Kato Kazuhiko

The big news yesterday in Japan seems to be that the musician and producer Kato Kazuhiko was found dead yesterday in a hotel at Karuizawa of an apparent suicide. He was 62. 

I mention this on a film blog because, even though Kato started out in the folk boom of the late 1960s as a member of the Folk Crusaders, that was also the beginning of a long association with film. It was the Folk Crusaders who were the stars of Oshima Nagisa's Three Resurrected Drunkards (Kaette kita yopparai), a film named after the Crusader's big hit (that movie is thus generically a "kayo eiga" or pop song film). The Crusaders soon broke up and Kato formed other bands such as the Sadistic Mika Band and had other big hits such as "Ano subarashii ai o mo ichido" (which has appeared in a lot of movies), but he also started working as a songwriter and music producer and provided music for films.

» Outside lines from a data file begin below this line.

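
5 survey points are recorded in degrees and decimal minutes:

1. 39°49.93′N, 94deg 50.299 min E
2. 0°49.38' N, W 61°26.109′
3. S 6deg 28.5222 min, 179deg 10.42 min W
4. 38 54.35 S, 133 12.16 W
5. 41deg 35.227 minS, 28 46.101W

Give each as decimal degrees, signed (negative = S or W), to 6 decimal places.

1. 39.832167, 94.838317
2. 0.823000, -61.435150
3. -6.475370, -179.173667
4. -38.905833, -133.202667
5. -41.587117, -28.768350

Point 1:
  Lat: 39 + 49.93/60 = 39.8321667
  N ⇒ keep positive
  Longitude: 94 + 50.299/60 = 94.8383167
  E ⇒ keep positive
Point 2:
  φ: 0 + 49.38/60 = 0.8230000
  N → positive
  λ: 61 + 26.109/60 = 61.4351500
  W → negative
Point 3:
  Lat: 6 + 28.5222/60 = 6.4753700
  S ⇒ negate
  Longitude: 10.42′ = 0.173667°; total 179.1736667
  hemisphere W, so the sign is −
Point 4:
  Lat: 54.35′ = 0.905833°; total 38.9058333
  S → negative
  Longitude: 133 + 12.16/60 = 133.2026667
  W ⇒ negate
Point 5:
  φ: 41 + 35.227/60 = 41.5871167
  hemisphere S, so the sign is −
  λ: 46.101′ = 0.768350°; total 28.7683500
  W ⇒ negate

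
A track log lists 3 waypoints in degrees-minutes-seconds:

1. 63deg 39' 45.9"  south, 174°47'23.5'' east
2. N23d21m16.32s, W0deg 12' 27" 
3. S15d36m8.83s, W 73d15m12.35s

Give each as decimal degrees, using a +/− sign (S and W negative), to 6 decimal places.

1. -63.662750, 174.789861
2. 23.354533, -0.207500
3. -15.602453, -73.253431

Point 1:
  φ: 39′ + 45.9″ = 39.76500′; 63 + 39.76500/60 = 63.6627500
  S ⇒ negate
  Lon: 47′ + 23.5″ = 47.39167′; 174 + 47.39167/60 = 174.7898611
  E ⇒ keep positive
Point 2:
  φ: 23° + 21/60 + 16.32/3600 = 23 + 0.350000 + 0.004533 = 23.3545333
  N ⇒ keep positive
  Lon: 0 + 12/60 + 27/3600 = 0.2075000
  W → negative
Point 3:
  φ: 15 + 36/60 + 8.83/3600 = 15.6024528
  hemisphere S, so the sign is −
  Lon: 15′ + 12.35″ = 15.20583′; 73 + 15.20583/60 = 73.2534306
  W ⇒ negate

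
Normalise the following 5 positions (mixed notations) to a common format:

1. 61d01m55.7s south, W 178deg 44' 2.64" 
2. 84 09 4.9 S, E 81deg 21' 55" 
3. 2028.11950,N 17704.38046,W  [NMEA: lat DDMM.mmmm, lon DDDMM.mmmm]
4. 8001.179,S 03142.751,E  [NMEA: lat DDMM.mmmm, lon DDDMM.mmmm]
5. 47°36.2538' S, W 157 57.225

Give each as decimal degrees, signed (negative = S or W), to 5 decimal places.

1. -61.03214, -178.73407
2. -84.15136, 81.36528
3. 20.46866, -177.07301
4. -80.01965, 31.71252
5. -47.60423, -157.95375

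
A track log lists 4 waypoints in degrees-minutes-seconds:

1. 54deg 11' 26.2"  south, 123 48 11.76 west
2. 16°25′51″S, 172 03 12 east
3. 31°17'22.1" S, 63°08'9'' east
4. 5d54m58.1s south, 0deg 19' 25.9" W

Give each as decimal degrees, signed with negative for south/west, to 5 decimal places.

Point 1:
  φ: 54° + 11/60 + 26.2/3600 = 54 + 0.183333 + 0.007278 = 54.190611
  hemisphere S, so the sign is −
  λ: 48′ + 11.76″ = 48.19600′; 123 + 48.19600/60 = 123.803267
  W ⇒ negate
Point 2:
  Lat: 25′ + 51″ = 25.85000′; 16 + 25.85000/60 = 16.430833
  S ⇒ negate
  Lon: 172 + 3/60 + 12/3600 = 172.053333
  E ⇒ keep positive
Point 3:
  Lat: 31 + 17/60 + 22.1/3600 = 31.289472
  S → negative
  Longitude: 63° + 8/60 + 9/3600 = 63 + 0.133333 + 0.002500 = 63.135833
  E → positive
Point 4:
  φ: 5° + 54/60 + 58.1/3600 = 5 + 0.900000 + 0.016139 = 5.916139
  S ⇒ negate
  Longitude: 0 + 19/60 + 25.9/3600 = 0.323861
  hemisphere W, so the sign is −

1. -54.19061, -123.80327
2. -16.43083, 172.05333
3. -31.28947, 63.13583
4. -5.91614, -0.32386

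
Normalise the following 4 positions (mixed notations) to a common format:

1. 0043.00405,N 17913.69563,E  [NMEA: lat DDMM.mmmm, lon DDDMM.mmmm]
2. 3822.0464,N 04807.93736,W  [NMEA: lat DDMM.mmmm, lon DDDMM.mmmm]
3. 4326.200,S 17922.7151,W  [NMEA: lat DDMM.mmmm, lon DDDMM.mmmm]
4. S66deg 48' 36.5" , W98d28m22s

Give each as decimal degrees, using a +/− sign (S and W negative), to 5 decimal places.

1. 0.71673, 179.22826
2. 38.36744, -48.13229
3. -43.43667, -179.37859
4. -66.81014, -98.47278

Point 1:
  Latitude: degrees = first 2 digits = 0, minutes = 43.00405; 0 + 43.00405/60 = 0.716734
  N ⇒ keep positive
  λ: split at 3 digits → 179° and 13.69563′; 179 + 13.69563/60 = 179.228261
  E → positive
Point 2:
  φ: split at 2 digits → 38° and 22.0464′; 38 + 22.0464/60 = 38.367440
  N → positive
  Lon: degrees = first 3 digits = 48, minutes = 7.93736; 48 + 7.93736/60 = 48.132289
  hemisphere W, so the sign is −
Point 3:
  Latitude: degrees = first 2 digits = 43, minutes = 26.2; 43 + 26.2/60 = 43.436667
  S ⇒ negate
  Longitude: degrees = first 3 digits = 179, minutes = 22.7151; 179 + 22.7151/60 = 179.378585
  W → negative
Point 4:
  φ: 66 + 48/60 + 36.5/3600 = 66.810139
  S → negative
  Lon: 98° + 28/60 + 22/3600 = 98 + 0.466667 + 0.006111 = 98.472778
  W ⇒ negate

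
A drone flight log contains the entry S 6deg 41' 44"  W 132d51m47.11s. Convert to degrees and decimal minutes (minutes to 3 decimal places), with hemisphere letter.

Latitude: 41 + 44/60 = 41.73333′
λ: 51 + 47.11/60 = 51.78517′

6° 41.733′ S, 132° 51.785′ W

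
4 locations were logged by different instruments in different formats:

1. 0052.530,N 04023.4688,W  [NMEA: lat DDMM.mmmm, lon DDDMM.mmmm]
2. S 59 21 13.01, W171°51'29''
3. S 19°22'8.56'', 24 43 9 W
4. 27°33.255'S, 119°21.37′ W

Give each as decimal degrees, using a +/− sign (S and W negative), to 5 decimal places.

Point 1:
  φ: split at 2 digits → 00° and 52.53′; 0 + 52.53/60 = 0.875500
  N ⇒ keep positive
  Lon: split at 3 digits → 040° and 23.4688′; 40 + 23.4688/60 = 40.391147
  W → negative
Point 2:
  Latitude: 59 + 21/60 + 13.01/3600 = 59.353614
  hemisphere S, so the sign is −
  λ: 171 + 51/60 + 29/3600 = 171.858056
  hemisphere W, so the sign is −
Point 3:
  φ: 19 + 22/60 + 8.56/3600 = 19.369044
  hemisphere S, so the sign is −
  Lon: 43′ + 9″ = 43.15000′; 24 + 43.15000/60 = 24.719167
  W ⇒ negate
Point 4:
  Lat: 33.255′ = 0.554250°; total 27.554250
  S ⇒ negate
  Lon: 119 + 21.37/60 = 119.356167
  W ⇒ negate

1. 0.87550, -40.39115
2. -59.35361, -171.85806
3. -19.36904, -24.71917
4. -27.55425, -119.35617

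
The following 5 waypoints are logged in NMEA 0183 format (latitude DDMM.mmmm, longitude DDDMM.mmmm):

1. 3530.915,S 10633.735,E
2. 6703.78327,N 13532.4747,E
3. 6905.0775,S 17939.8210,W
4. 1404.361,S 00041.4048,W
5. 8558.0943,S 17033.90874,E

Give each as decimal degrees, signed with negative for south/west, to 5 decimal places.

1. -35.51525, 106.56225
2. 67.06305, 135.54125
3. -69.08463, -179.66368
4. -14.07268, -0.69008
5. -85.96824, 170.56515

Point 1:
  Latitude: split at 2 digits → 35° and 30.915′; 35 + 30.915/60 = 35.515250
  hemisphere S, so the sign is −
  λ: split at 3 digits → 106° and 33.735′; 106 + 33.735/60 = 106.562250
  E → positive
Point 2:
  φ: split at 2 digits → 67° and 3.78327′; 67 + 3.78327/60 = 67.063055
  N → positive
  Longitude: degrees = first 3 digits = 135, minutes = 32.4747; 135 + 32.4747/60 = 135.541245
  E ⇒ keep positive
Point 3:
  φ: split at 2 digits → 69° and 5.0775′; 69 + 5.0775/60 = 69.084625
  S ⇒ negate
  Lon: degrees = first 3 digits = 179, minutes = 39.821; 179 + 39.821/60 = 179.663683
  W → negative
Point 4:
  Lat: degrees = first 2 digits = 14, minutes = 4.361; 14 + 4.361/60 = 14.072683
  hemisphere S, so the sign is −
  Lon: degrees = first 3 digits = 0, minutes = 41.4048; 0 + 41.4048/60 = 0.690080
  W ⇒ negate
Point 5:
  φ: split at 2 digits → 85° and 58.0943′; 85 + 58.0943/60 = 85.968238
  S → negative
  Longitude: split at 3 digits → 170° and 33.90874′; 170 + 33.90874/60 = 170.565146
  E ⇒ keep positive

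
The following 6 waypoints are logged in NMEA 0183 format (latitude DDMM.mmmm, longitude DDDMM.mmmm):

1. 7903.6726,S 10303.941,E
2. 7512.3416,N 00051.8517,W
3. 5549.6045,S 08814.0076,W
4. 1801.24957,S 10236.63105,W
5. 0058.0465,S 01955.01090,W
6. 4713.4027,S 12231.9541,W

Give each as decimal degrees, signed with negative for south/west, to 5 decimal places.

1. -79.06121, 103.06568
2. 75.20569, -0.86420
3. -55.82674, -88.23346
4. -18.02083, -102.61052
5. -0.96744, -19.91685
6. -47.22338, -122.53257

Point 1:
  Latitude: split at 2 digits → 79° and 3.6726′; 79 + 3.6726/60 = 79.061210
  S → negative
  λ: degrees = first 3 digits = 103, minutes = 3.941; 103 + 3.941/60 = 103.065683
  E ⇒ keep positive
Point 2:
  Latitude: split at 2 digits → 75° and 12.3416′; 75 + 12.3416/60 = 75.205693
  N → positive
  Lon: degrees = first 3 digits = 0, minutes = 51.8517; 0 + 51.8517/60 = 0.864195
  hemisphere W, so the sign is −
Point 3:
  Latitude: split at 2 digits → 55° and 49.6045′; 55 + 49.6045/60 = 55.826742
  S → negative
  Lon: split at 3 digits → 088° and 14.0076′; 88 + 14.0076/60 = 88.233460
  hemisphere W, so the sign is −
Point 4:
  Latitude: split at 2 digits → 18° and 1.24957′; 18 + 1.24957/60 = 18.020826
  hemisphere S, so the sign is −
  λ: degrees = first 3 digits = 102, minutes = 36.63105; 102 + 36.63105/60 = 102.610518
  W ⇒ negate
Point 5:
  Lat: split at 2 digits → 00° and 58.0465′; 0 + 58.0465/60 = 0.967442
  S ⇒ negate
  Lon: split at 3 digits → 019° and 55.0109′; 19 + 55.0109/60 = 19.916848
  W → negative
Point 6:
  Latitude: degrees = first 2 digits = 47, minutes = 13.4027; 47 + 13.4027/60 = 47.223378
  S → negative
  Longitude: degrees = first 3 digits = 122, minutes = 31.9541; 122 + 31.9541/60 = 122.532568
  W → negative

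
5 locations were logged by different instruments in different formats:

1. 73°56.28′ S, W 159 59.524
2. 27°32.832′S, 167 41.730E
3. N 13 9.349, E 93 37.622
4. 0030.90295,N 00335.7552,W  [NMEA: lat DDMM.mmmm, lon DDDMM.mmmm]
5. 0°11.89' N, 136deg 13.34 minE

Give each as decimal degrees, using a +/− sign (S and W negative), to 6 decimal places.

1. -73.938000, -159.992067
2. -27.547200, 167.695500
3. 13.155817, 93.627033
4. 0.515049, -3.595920
5. 0.198167, 136.222333

Point 1:
  Latitude: 73 + 56.28/60 = 73.9380000
  S ⇒ negate
  Longitude: 59.524′ = 0.992067°; total 159.9920667
  W → negative
Point 2:
  Lat: 32.832′ = 0.547200°; total 27.5472000
  hemisphere S, so the sign is −
  Lon: 41.73′ = 0.695500°; total 167.6955000
  E ⇒ keep positive
Point 3:
  φ: 9.349′ = 0.155817°; total 13.1558167
  N ⇒ keep positive
  Longitude: 93 + 37.622/60 = 93.6270333
  E ⇒ keep positive
Point 4:
  φ: degrees = first 2 digits = 0, minutes = 30.90295; 0 + 30.90295/60 = 0.5150492
  N ⇒ keep positive
  Longitude: degrees = first 3 digits = 3, minutes = 35.7552; 3 + 35.7552/60 = 3.5959200
  W ⇒ negate
Point 5:
  Latitude: 11.89′ = 0.198167°; total 0.1981667
  N → positive
  λ: 136 + 13.34/60 = 136.2223333
  E → positive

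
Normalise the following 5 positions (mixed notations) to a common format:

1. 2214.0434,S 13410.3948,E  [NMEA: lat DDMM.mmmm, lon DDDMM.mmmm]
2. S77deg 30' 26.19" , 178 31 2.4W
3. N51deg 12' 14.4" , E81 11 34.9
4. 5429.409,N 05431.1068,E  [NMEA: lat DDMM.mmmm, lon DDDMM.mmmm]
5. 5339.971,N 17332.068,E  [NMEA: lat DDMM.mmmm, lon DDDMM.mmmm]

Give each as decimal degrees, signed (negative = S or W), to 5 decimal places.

1. -22.23406, 134.17325
2. -77.50728, -178.51733
3. 51.20400, 81.19303
4. 54.49015, 54.51845
5. 53.66618, 173.53447

Point 1:
  Lat: split at 2 digits → 22° and 14.0434′; 22 + 14.0434/60 = 22.234057
  S → negative
  Lon: degrees = first 3 digits = 134, minutes = 10.3948; 134 + 10.3948/60 = 134.173247
  E → positive
Point 2:
  Lat: 30′ + 26.19″ = 30.43650′; 77 + 30.43650/60 = 77.507275
  S → negative
  λ: 178 + 31/60 + 2.4/3600 = 178.517333
  W → negative
Point 3:
  Latitude: 12′ + 14.4″ = 12.24000′; 51 + 12.24000/60 = 51.204000
  N → positive
  Longitude: 81° + 11/60 + 34.9/3600 = 81 + 0.183333 + 0.009694 = 81.193028
  E ⇒ keep positive
Point 4:
  Latitude: split at 2 digits → 54° and 29.409′; 54 + 29.409/60 = 54.490150
  N → positive
  Longitude: degrees = first 3 digits = 54, minutes = 31.1068; 54 + 31.1068/60 = 54.518447
  E ⇒ keep positive
Point 5:
  Latitude: degrees = first 2 digits = 53, minutes = 39.971; 53 + 39.971/60 = 53.666183
  N → positive
  λ: degrees = first 3 digits = 173, minutes = 32.068; 173 + 32.068/60 = 173.534467
  E → positive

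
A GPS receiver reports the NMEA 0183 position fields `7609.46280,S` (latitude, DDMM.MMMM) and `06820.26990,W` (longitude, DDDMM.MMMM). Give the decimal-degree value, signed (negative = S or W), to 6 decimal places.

-76.157713, -68.337832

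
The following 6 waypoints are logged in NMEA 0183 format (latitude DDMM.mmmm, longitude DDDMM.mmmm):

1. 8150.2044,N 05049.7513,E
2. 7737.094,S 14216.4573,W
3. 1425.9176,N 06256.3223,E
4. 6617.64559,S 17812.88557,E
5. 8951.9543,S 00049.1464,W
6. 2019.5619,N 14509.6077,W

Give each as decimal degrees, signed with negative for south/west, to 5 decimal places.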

The most famous recent example of the latter is Izutsu Kazuyuki's Patchigi, which not only uses Kato's music, but is somewhat based on Kato's experience, when a member of the Crusaders, of trying to release a single of the North Korean folk song "Imujingawa" (that's the Japanese title), but having the company refuse the release for political reasons. (The Crusader's next hit, "Kanashikute yarekirenai" is apparently "Imujingawa" with the melody in reverse and rearranged.)